Nicolas Sarkozy à Bordeaux signe-t-il la mort de l’hôpital public ?

Que cachent les déclarations de Nicolas Sarkozy lors de son passage au CHU de Bordeaux ? Son plaidoyer pour « un hôpital moderne, performant, attractif » doté de l’autonomie de gestion et d’une « organisation territoriale mieux pensée » recèle en fait la vente de l’hôpital public au secteur privé, et fait la démonstration que travailler plus pour gagner plus ce n’est pas pour l’hôpital !

"Nous avons besoin d’un hôpital fort, d’un service public dynamique, d’un secteur privé conforté. Nous avons besoin d’un hôpital moderne, performant, attractif, à l’écoute des malades, où le personnel soit heureux de travailler", a déclaré M. Sarkozy.

Ce monsieur pense sans doute qu’à l’heure actuelle le personnel n’est pas attentif aux besoins des patients ! En revanche, il a raison sur un point, être heureux d’y travailler devient de plus en plus rare, mais pas uniquement dans le public. Si les consortiums financiers qui dirigent les cliniques privées paient généreusement les services des médecins qui y exercent, la chanson est différente pour le personnel soignant de base. Il est vrai que pour dégager des bénéfices suffisamment intéressants il faut bien "rogner" quelque part. Ce sont les infirmiers et les aide-soignants qui en font les frais. De même que les prestations logistiques ! Qui ne connaît pas ces cliniques où il vous faut venir avec votre matériel. personnel sous peine de ne pouvoir ni manger ni boire ni même se faire renouveler le pansement posé en salle d’opération ! Eh oui ! pour bénéficier des prestations du Dr Trucmuche il ne faut pas être à la CMU !

"Je souhaite qu’elle (l’autonomie de gestion) accompagne le retour à l’équilibre des comptes (...) Je souhaite qu’à la fin de mon mandat il n’y ait plus d’établissements publics de santé qui aient un déficit d’exploitation", a également déclaré le président.

"L’autonomie de gestion" kesako ? Se débrouiller dans une équation à X inconnues pour avoir un équilibre PREVISIONNEL des recettes et des dépenses. Comment réduire les coûts et comment assurer les recettes ?

Réduire les coûts cela semble évident pour notre super manager, il n’y a qu’à déléguer au privé toutes les activités logistiques qui ne sont pas au coeur du système de soins.

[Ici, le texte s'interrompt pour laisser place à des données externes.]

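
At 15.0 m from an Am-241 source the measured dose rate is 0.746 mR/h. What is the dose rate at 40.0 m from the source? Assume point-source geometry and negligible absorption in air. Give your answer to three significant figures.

Using I₁d₁² = I₂d₂², scaling from 15.0 m to 40.0 m:
(15.0/40.0)² = 0.1406, so 0.746 × 0.1406 = 0.1049 mR/h.

0.105 mR/h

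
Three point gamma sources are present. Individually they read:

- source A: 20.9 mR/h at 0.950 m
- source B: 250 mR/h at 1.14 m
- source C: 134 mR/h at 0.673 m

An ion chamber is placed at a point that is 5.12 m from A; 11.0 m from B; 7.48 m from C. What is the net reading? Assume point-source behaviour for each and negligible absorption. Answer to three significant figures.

4.49 mR/h

By superposition, sum each source's inverse-square contribution:
A: 20.9 × (0.950/5.12)² = 0.7195 mR/h
B: 250 × (1.14/11.0)² = 2.685 mR/h
C: 134 × (0.673/7.48)² = 1.085 mR/h
Total = 0.7195 + 2.685 + 1.085 = 4.489 mR/h.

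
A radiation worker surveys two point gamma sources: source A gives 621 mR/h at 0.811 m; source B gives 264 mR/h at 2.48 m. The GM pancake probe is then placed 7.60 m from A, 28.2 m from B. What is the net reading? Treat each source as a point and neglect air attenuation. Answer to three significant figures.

9.11 mR/h

By superposition, sum each source's inverse-square contribution:
A: 621 × (0.811/7.60)² = 7.071 mR/h
B: 264 × (2.48/28.2)² = 2.042 mR/h
Total = 7.071 + 2.042 = 9.113 mR/h.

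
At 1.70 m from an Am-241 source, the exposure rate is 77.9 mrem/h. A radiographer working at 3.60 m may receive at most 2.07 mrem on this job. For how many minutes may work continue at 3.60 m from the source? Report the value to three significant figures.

7.15 min

Since intensity falls as 1/r², rate at 3.60 m:
77.9 × (1.70/3.60)² = 77.9 × 0.2230 = 17.37 mrem/h.
Stay time = 2.07 mrem ÷ 17.37 mrem/h = 0.1192 h = 7.152 min.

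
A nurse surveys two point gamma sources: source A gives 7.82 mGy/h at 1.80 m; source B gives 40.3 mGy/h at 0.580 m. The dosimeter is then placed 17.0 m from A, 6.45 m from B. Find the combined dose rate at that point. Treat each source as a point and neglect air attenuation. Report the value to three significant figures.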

Merci Monsieur pour l’idée, mais on expérimente déjà et pas franchement avec bonheur, ce genre de délégations. Prestations aléatoires, résultats décevants, coûts restants élevés... Bref pas franchement une amélioration, ni pour les patients ni pour l’hôpital.

Ensuite on peut aussi envisager de réduire les dépenses de personnel soignant ! Ah oui, mais non ! Il en manque déjà beaucoup trop ! Car depuis le passage aux 35 heures, tous les postes non compensés ont déjà dû être assurés par les personnels présents qui accumulent depuis des années les heures supplémentaires non payées et souvent non récupérées. Les conditions de travail se sont dégradées, les salaires n’évoluent pas et la profession n’attire plus. Dans ces conditions, bien évidemment, le personnel soignant est loin d’être en surnombre !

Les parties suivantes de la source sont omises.